I would like to know is there a Difference in Spindles on a C20 0r C30 or are they the same. 
I have the opportunity to buy a pr of C30 Dropped Spindles but want to make sure of what I am buying.
They will be fitted to a C30 Front Suspension with a Duallie Rear End using Duallie Wheels.
I have been told that Duallie Wheels are different to singles is this correct 
Is there a diference in the Disc and Hub assembly  

Regards
Bill Downunder


----------



## wyldman (Jan 18, 2001)

Depending on model year,the spindles should be the same.

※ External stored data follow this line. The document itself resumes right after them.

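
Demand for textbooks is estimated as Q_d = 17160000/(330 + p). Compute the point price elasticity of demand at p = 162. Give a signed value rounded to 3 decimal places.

dQ_d/dp = −17160000/(330 + p)² = -70.8903. At p = 162, Q_d = 34878.
Ed = (dQ_d/dp)·(p/Q_d) = (-70.8903) × (162/34878) = -0.32926…

-0.329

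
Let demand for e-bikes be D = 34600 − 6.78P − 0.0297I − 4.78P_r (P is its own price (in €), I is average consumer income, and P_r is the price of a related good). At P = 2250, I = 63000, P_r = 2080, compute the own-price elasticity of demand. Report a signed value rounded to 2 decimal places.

At the given values, D = 34600 − 6.78(2250) − 0.0297(63000) − 4.78(2080) = 7531.5.
∂D/∂P = −6.78.
E = (-6.78) × (2250/7531.5) = -2.0254…

-2.03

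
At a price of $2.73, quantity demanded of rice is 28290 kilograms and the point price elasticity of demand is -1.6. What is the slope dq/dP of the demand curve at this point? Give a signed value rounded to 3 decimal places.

Ed = (dq/dP)·(P/q) ⇒ dq/dP = Ed·q/P = (-1.6)·28290/2.73 = -16580.21978…

-16580.220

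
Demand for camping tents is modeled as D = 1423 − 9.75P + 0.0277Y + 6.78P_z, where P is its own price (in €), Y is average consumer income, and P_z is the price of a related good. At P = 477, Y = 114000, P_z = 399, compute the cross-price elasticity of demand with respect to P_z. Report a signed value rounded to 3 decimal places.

At the given values, D = 1423 − 9.75(477) + 0.0277(114000) + 6.78(399) = 2635.27.
∂D/∂P_z = 6.78.
E = (6.78) × (399/2635.27) = 1.02654…

1.027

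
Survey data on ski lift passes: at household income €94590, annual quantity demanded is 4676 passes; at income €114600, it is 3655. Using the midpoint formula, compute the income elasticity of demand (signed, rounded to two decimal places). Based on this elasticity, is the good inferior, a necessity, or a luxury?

%ΔQ = (3655 − 4676)/[( 4676 + 3655)/2] = -1021/4165.5 = -0.245108…
%ΔIncome = (114600 − 94590)/[( 94590 + 114600)/2] = 20010/104595 = 0.191309…
E_income = (-1021/4165.5) / (20010/104595) = -1.2812…
E_income < 0 ⇒ inferior good.

-1.28; inferior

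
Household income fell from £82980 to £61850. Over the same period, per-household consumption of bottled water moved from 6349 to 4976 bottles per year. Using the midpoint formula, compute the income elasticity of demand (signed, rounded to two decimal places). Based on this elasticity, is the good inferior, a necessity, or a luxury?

0.83; necessity

%ΔQ = (4976 − 6349)/[( 6349 + 4976)/2] = -1373/5662.5 = -0.242472…
%ΔIncome = (61850 − 82980)/[( 82980 + 61850)/2] = -21130/72415 = -0.291790…
E_income = (-1373/5662.5) / (-21130/72415) = 0.8309…
0 < E_income < 1 ⇒ normal good, necessity.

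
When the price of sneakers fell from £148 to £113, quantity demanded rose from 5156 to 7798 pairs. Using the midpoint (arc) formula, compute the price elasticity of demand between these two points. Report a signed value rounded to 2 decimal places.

-1.52

%ΔQ = (7798 − 5156) / [(5156 + 7798)/2] = 2642/6477 = 0.407904…
%ΔP = (113 − 148) / [(148 + 113)/2] = -35/130.5 = -0.268199…
Arc Ed = %ΔQ / %ΔP = (2642/6477) / (-35/130.5) = -1.5209…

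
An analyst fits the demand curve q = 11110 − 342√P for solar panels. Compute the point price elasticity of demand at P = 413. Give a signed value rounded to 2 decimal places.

dq/dP = −342/(2√P) = -8.41436. At P = 413, q = 4159.74.
Ed = (dq/dP)·(P/q) = (-8.41436) × (413/4159.74) = -0.8354…

-0.84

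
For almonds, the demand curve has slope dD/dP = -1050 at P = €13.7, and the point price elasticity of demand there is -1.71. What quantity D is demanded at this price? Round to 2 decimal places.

8412.28

Ed = (dD/dP)·(P/D) ⇒ D = (dD/dP)·P/Ed = (-1050)·13.7/(-1.71) = 8412.2807…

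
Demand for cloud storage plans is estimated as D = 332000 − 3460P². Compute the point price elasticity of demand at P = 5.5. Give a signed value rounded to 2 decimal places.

-0.92

dD/dP = −2·3460·P = -38060. At P = 5.5, D = 227335.
Ed = (dD/dP)·(P/D) = (-38060) × (5.5/227335) = -0.9207…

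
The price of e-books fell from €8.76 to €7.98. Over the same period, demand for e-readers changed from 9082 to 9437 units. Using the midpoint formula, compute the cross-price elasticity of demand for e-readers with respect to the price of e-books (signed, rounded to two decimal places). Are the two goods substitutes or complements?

%ΔQ_{e-readers} = (9437 − 9082)/avg = 355/9259.5 = 0.038339…
%ΔP_{e-books} = (7.98 − 8.76)/avg = -0.78/8.37 = -0.093189…
E_cross = (355/9259.5) / (-0.78/8.37) = -0.4114…
E_cross < 0 ⇒ the goods are complements.

-0.41; complements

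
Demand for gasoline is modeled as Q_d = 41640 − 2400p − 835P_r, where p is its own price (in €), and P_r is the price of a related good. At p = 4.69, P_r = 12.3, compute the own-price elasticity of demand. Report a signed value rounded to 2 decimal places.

-0.56

At the given values, Q_d = 41640 − 2400(4.69) − 835(12.3) = 20113.5.
∂Q_d/∂p = −2400.
E = (-2400) × (4.69/20113.5) = -0.5596…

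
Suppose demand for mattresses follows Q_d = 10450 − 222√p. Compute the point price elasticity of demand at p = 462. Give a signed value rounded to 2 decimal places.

dQ_d/dp = −222/(2√p) = -5.16419. At p = 462, Q_d = 5678.29.
Ed = (dQ_d/dp)·(p/Q_d) = (-5.16419) × (462/5678.29) = -0.4201…

-0.42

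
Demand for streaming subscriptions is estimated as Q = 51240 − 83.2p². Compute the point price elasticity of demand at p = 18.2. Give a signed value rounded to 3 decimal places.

dQ/dp = −2·83.2·p = -3028.48. At p = 18.2, Q = 23680.832.
Ed = (dQ/dp)·(p/Q) = (-3028.48) × (18.2/23680.832) = -2.32755…

-2.328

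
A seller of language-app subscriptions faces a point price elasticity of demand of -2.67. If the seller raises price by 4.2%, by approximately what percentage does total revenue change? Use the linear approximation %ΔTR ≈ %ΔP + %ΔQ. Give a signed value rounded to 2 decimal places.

-7.01%

%ΔQ ≈ Ed × %ΔP = (-2.67) × (+4.2%) = -11.2140%
%ΔTR ≈ %ΔP + %ΔQ = (+4.2%) + (-11.2140%) = -7.0140%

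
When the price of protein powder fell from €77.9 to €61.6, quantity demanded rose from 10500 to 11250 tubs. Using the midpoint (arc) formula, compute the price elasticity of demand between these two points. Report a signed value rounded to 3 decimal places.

-0.295

%ΔQ = (11250 − 10500) / [(10500 + 11250)/2] = 750/10875 = 0.068965…
%ΔP = (61.6 − 77.9) / [(77.9 + 61.6)/2] = -16.3/69.75 = -0.233691…
Arc Ed = %ΔQ / %ΔP = (750/10875) / (-16.3/69.75) = -0.29511…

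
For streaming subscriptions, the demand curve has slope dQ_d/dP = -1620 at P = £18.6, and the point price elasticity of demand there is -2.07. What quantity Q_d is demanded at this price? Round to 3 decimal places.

Ed = (dQ_d/dP)·(P/Q_d) ⇒ Q_d = (dQ_d/dP)·P/Ed = (-1620)·18.6/(-2.07) = 14556.52173…

14556.522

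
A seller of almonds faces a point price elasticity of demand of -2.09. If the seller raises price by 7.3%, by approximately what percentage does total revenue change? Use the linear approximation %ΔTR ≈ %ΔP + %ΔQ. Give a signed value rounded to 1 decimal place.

%ΔQ ≈ Ed × %ΔP = (-2.09) × (+7.3%) = -15.2570%
%ΔTR ≈ %ΔP + %ΔQ = (+7.3%) + (-15.2570%) = -7.9570%

-8.0%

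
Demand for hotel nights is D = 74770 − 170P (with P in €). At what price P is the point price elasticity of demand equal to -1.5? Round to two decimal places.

263.89

Ed = −170P/(74770 − 170P). Set this equal to -1.5:
170P = 1.5·(74770 − 170P) ⇒ 170P(1 + 1.5) = 1.5·74770
P = 1.5·74770 / (170·2.5) = 263.8941…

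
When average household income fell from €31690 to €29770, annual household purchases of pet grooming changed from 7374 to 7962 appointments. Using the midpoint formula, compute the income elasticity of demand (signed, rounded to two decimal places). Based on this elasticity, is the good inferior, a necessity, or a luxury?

%ΔQ = (7962 − 7374)/[( 7374 + 7962)/2] = 588/7668 = 0.076682…
%ΔIncome = (29770 − 31690)/[( 31690 + 29770)/2] = -1920/30730 = -0.062479…
E_income = (588/7668) / (-1920/30730) = -1.2273…
E_income < 0 ⇒ inferior good.

-1.23; inferior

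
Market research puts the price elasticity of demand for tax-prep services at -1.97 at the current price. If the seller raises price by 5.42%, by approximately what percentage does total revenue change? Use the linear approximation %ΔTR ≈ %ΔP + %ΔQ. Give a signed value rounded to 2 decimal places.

-5.26%

%ΔQ ≈ Ed × %ΔP = (-1.97) × (+5.42%) = -10.6774%
%ΔTR ≈ %ΔP + %ΔQ = (+5.42%) + (-10.6774%) = -5.2574%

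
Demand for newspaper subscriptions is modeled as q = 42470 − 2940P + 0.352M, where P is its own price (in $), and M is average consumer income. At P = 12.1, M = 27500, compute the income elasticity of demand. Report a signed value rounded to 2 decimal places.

At the given values, q = 42470 − 2940(12.1) + 0.352(27500) = 16576.
∂q/∂M = 0.352.
E = (0.352) × (27500/16576) = 0.5839…

0.58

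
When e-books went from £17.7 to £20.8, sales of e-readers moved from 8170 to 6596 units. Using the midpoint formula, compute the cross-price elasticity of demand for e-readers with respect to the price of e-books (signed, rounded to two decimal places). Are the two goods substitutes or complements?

-1.32; complements

%ΔQ_{e-readers} = (6596 − 8170)/avg = -1574/7383 = -0.213192…
%ΔP_{e-books} = (20.8 − 17.7)/avg = 3.1/19.25 = 0.161038…
E_cross = (-1574/7383) / (3.1/19.25) = -1.3238…
E_cross < 0 ⇒ the goods are complements.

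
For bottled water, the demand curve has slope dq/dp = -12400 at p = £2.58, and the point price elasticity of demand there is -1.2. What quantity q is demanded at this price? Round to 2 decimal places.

26660.00

Ed = (dq/dp)·(p/q) ⇒ q = (dq/dp)·p/Ed = (-12400)·2.58/(-1.2) = 26660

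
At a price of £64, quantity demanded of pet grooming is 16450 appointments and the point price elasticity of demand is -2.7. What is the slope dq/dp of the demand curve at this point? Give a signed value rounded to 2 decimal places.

-693.98

Ed = (dq/dp)·(p/q) ⇒ dq/dp = Ed·q/p = (-2.7)·16450/64 = -693.9843…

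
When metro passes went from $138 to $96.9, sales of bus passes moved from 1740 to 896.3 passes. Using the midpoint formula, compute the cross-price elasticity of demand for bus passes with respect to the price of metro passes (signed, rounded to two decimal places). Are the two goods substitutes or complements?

1.83; substitutes

%ΔQ_{bus passes} = (896.3 − 1740)/avg = -843.7/1318.15 = -0.640063…
%ΔP_{metro passes} = (96.9 − 138)/avg = -41.1/117.45 = -0.349936…
E_cross = (-843.7/1318.15) / (-41.1/117.45) = 1.8290…
E_cross > 0 ⇒ the goods are substitutes.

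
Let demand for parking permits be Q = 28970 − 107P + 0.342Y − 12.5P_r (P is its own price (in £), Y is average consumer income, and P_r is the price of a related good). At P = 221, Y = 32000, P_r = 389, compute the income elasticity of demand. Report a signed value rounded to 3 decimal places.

At the given values, Q = 28970 − 107(221) + 0.342(32000) − 12.5(389) = 11404.5.
∂Q/∂Y = 0.342.
E = (0.342) × (32000/11404.5) = 0.95962…

0.960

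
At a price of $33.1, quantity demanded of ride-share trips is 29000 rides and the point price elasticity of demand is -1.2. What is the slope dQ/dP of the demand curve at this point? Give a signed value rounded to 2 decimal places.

Ed = (dQ/dP)·(P/Q) ⇒ dQ/dP = Ed·Q/P = (-1.2)·29000/33.1 = -1051.3595…

-1051.36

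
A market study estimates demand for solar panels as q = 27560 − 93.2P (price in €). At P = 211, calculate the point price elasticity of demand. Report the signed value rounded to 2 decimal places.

dq/dP = −93.2. At P = 211, q = 27560 − 93.2(211) = 7894.8.
Ed = (dq/dP)·(P/q) = −93.2 × (211/7894.8) = -2.4909…

-2.49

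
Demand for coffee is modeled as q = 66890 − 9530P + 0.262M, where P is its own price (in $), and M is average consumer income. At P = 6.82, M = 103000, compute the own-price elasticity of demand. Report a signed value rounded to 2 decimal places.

At the given values, q = 66890 − 9530(6.82) + 0.262(103000) = 28881.4.
∂q/∂P = −9530.
E = (-9530) × (6.82/28881.4) = -2.2503…

-2.25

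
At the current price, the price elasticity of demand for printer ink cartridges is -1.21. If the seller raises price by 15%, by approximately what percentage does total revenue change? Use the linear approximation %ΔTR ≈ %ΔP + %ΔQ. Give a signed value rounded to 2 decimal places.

%ΔQ ≈ Ed × %ΔP = (-1.21) × (+15%) = -18.1500%
%ΔTR ≈ %ΔP + %ΔQ = (+15%) + (-18.1500%) = -3.1500%

-3.15%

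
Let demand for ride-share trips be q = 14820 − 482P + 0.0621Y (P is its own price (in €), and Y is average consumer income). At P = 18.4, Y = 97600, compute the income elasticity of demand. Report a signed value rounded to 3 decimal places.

0.505

At the given values, q = 14820 − 482(18.4) + 0.0621(97600) = 12012.16.
∂q/∂Y = 0.0621.
E = (0.0621) × (97600/12012.16) = 0.50456…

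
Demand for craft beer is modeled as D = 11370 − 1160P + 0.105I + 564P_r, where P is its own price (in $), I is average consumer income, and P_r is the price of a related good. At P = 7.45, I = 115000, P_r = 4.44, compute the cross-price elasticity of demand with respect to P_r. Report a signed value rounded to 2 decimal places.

0.14

At the given values, D = 11370 − 1160(7.45) + 0.105(115000) + 564(4.44) = 17307.16.
∂D/∂P_r = 564.
E = (564) × (4.44/17307.16) = 0.1446…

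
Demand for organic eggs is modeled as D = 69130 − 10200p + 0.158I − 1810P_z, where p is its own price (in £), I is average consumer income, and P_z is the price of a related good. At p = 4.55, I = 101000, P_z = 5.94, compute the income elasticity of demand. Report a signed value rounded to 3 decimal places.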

The brakes are the same on most 3/4 ton HD's and the one tons.The LD trucks have smaller brakes.

Dually wheels are different,the have a huge amount of hub offset.The spindles are still the same for SRW or DRW.


----------



## willysbill (Mar 27, 2003)

Hi Wyldman
Thank you for that info, it will help greatly.
When you say that LD trucks have smaller Brakes, do you mean in Rotor Diameter which would mean a different Spindle where the Caliper Bolts on, closer to centre, if you get my meaning.

Regards
Bill


----------



## wyldman (Jan 18, 2001)

I'm trying to remember off hand,but I'm pretty sure the rotors are the same diameter,but the calipers and pads are smaller.I do not know if they use different spindles.The spindle is most likely the same,and they use the caliper and the loctaion of the mounting bolts (on the caliper,not the spindle),to match them to the rotor size (if different).I don't know all the 2WD specs off by heart,so I'm just going from what I remember.If I get a chance soon,I'll pull out some books and check into it further if you need more info on it.


----------



## willysbill (Mar 27, 2003)

Hi Wyldman
Thank you again, I think I have enough information now.
I shall get the Spindles of the C30 Front Suspension that I am getting and Match them to the Dropped Spindles just to be sure.
Thank you for your help, it is much appreciated.

Bill Downunder


----------



## wyldman (Jan 18, 2001)

No problem Bill.If you need any more info,just let me know.


----------



## willysbill (Mar 27, 2003)

Hi wyldman
Just tried to check out your auto performance web site.
Link doesn't work from my end !
Just thought I would let you know.


Catch you later
Bill Downunder
:waving:


----------



## wyldman (Jan 18, 2001)

I know,my site has been down for a few weeks.I am fighting to get my domain name released from the service provider so I can put up a new site.The battle rages on ........


----------